Es begann an einem regnerischen Spätabend. Ich lief eine enge dunkle Gasse entlang. Was ich da wollte, wusste ich nicht, genauso wenig, wie ich dahin gekommen war. Dunkelheit durchzog die Umgebung, wie lange Finger, die nach mir griffen. Es war kühl, und ich war durchnässt, aber trotzdem lief ich langsam. Ein eigenartiges Gefühl bildete sich in meiner Magengegend; ich konnte jedoch nicht sagen, was es war. Mein Herz begann schneller zu schlagen. Der Rhythmus klang in meinen Ohren - schneller und schneller. Mir war es, als könne man ihn meilenweit hören.

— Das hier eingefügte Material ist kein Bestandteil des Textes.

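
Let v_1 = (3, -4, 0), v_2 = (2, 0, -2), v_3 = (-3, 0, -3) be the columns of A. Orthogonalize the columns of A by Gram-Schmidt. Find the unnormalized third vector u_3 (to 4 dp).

q_1 = v_1/‖v_1‖ = (3, -4, 0)/5.0000 = (0.6000, -0.8000, 0.0000).
r_{12} = q_1·v_2 = 1.2000.
u_2 = v_2 − 1.2000·q_1 = (1.2800, 0.9600, -2.0000).
‖u_2‖ = 2.5612, so q_2 = (0.4998, 0.3748, -0.7809).
r_{13} = q_1·v_3 = -1.8000; r_{23} = q_2·v_3 = 0.8433.
u_3 = v_3 + 1.8000·q_1 − 0.8433·q_2 = (-2.3415, -1.7561, -2.3415).

u_3 = (-2.3415, -1.7561, -2.3415)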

Die Gegend wirkte unwirklich. Ich war nie zuvor dort gewesen. Die Stille war trügerisch. Jeder meiner Atemzüge hallte von den schwarzen Häuserwänden wider, die sich zu beiden Seiten dicht gedrängt, neben mir, wie drohende Riesen, auftürmten. Es waren nur Mauern, kein Fenster war zu sehen - kaum Licht, nur Grau, auf dem sich schwarze, herrenlose Schatten stetig bewegten. Von ihnen schien, ein leises Flüstern auszugehen. Oder war es nur der Wind, der anhaltend rau um die Ecken wehte?
Ich hatte kein Ziel; ich wusste nicht, wer ich war und woher ich kam. In meinem Kopf herrschte eine Leere. Gedanken flackerten immer wieder auf und zerfielen, bevor ich sie greifen konnte. Bald schwollen sie an und füllten die Leere mit einem Gewirr von Stimmen - Chaos. Erst versuchte ich, jede zu fassen und zu verstehen. Als das aber nicht gelang, versuchte ich, sie niederzukämpfen; kurze Zeit fürchtete ich, dem Wahnsinn zu verfallen, doch endlich gelang es mir, die Stimmen aus meinem Kopf zu verbannen. Nun herrschte dort wieder diese gähnende Leere - ich war mir nicht sicher, ob das besser war.
Endlich blieb ich stehen und sah zum Himmel auf. Er war trüb und wolkenverhangen. Es waren weder Mond noch Sterne zu sehen, nur ein grau-schwarzes Wolkenband, das wie ein Klotz am Firmament hing und kaum einen Lichtstrahl durchließ. Das wenige Licht ließ unheimliche Schatten auf den Wolken erscheinen - finster und bedrohlich. Dadurch wurde die Kälte noch verstärkt. Mein Atem blies kleine Kringel aus Wasserdampf in die Luft. Ich fröstelte, aber mir war nicht kalt. Ich spürte nichts außer einer tiefen Leere in mir...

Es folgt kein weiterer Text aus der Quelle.